La modification de la Constitution proposée donne ainsi au canton le rôle essentiel de coordination. Cette initiative vise à l’établissement, en concertation avec les communes et les villes, d’une politique culturelle genevoise globale pour les soutiens à la création artistique (recherche, production et diffusion), au patrimoine, à l’accès à la culture et aux institutions.

Des modalités de financement adaptées à la réalité du secteur culturel

Actuellement, dans le domaine culturel, la répartition des tâches entre le canton et les communes est interprétée comme une séparation pure et simple de leurs compétences. Cette mise en œuvre fondée sur des financements exclusifs plutôt que complémentaires ou conjoints n’est pas adaptée à ce secteur qui est alors fragilisé dans son ensemble. L’exclusivité des compétences dévitalise l’émergence des projets culturels et crée des fonctionnements rigides incompatibles avec les indispensables interactions entre les disciplines, les institutions et les publics.

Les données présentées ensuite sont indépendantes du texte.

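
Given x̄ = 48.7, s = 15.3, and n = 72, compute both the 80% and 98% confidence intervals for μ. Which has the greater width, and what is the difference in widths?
98% CI is wider by 3.91

df = 71
80% CI: t* = 1.294, (46.37, 51.03), width = 2 · t* · s/√n = 4.67
98% CI: t* = 2.380, (44.41, 52.99), width = 2 · t* · s/√n = 8.58

The 98% CI is wider by 8.58 - 4.67 = 3.91.
Higher confidence requires a wider interval.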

Cette initiative propose d’ancrer dans la Constitution genevoise le cofinancement de la création artistique et des institutions culturelles par le canton et les communes. Grâce à cet engagement financier, le canton devient un acteur crédible vis-à-vis des communes. Le terme « institution » est utilisé dans l’alinéa 4 de façon générique ; il couvre les fondations, les associations, les manifestations, les petites et les grandes institutions.

Les modalités et les parts de subventions du canton et des communes sont établies de manière variable selon les besoins de chaque institution et, pour la création indépendante, en fonction des nécessités spécifiques des différentes disciplines artistiques.

Le choix des modalités de gouvernance d’une institution relève de la collectivité publique qui octroie le soutien financier le plus important. Ainsi, la collectivité qui soutient majoritairement l’institution en devient la référente principale.

Seules les initiatives qui ne feront pas partie de la politique culturelle établie conjointement par le canton et les communes peuvent être financées par une seule collectivité publique. Les retombées sociales et économiques du secteur culturel, une force pour Genève.

Dans une économie à forte valeur ajoutée comme celle de Genève l’art et la culture sont un facteur de vitalisation : ils imprègnent toute la société de leur dynamisme en termes d’idées nouvelles. Elles favorisent l’intégration sociale, accompagnent chacun-e dans sa compréhension du monde, enrichissent tous les secteurs d’activités et représentent une valeur immatérielle précieuse. Par ailleurs, le domaine culturel est très concrètement un pourvoyeur important d’emplois directs et indirects pour le canton.

Il est donc grand temps que le canton considère le domaine culturel comme une mission prioritaire et qu’il élabore une vision stratégique pour son développement, en partenariat avec les villes et les communes, à la hauteur d’un rayonnement digne de Genève.

Cette initiative souhaite que les collectivités publiques mettent en œuvre une politique publique cohérente pour valoriser notre richesse culturelle qui profite très largement à l’ensemble de la population.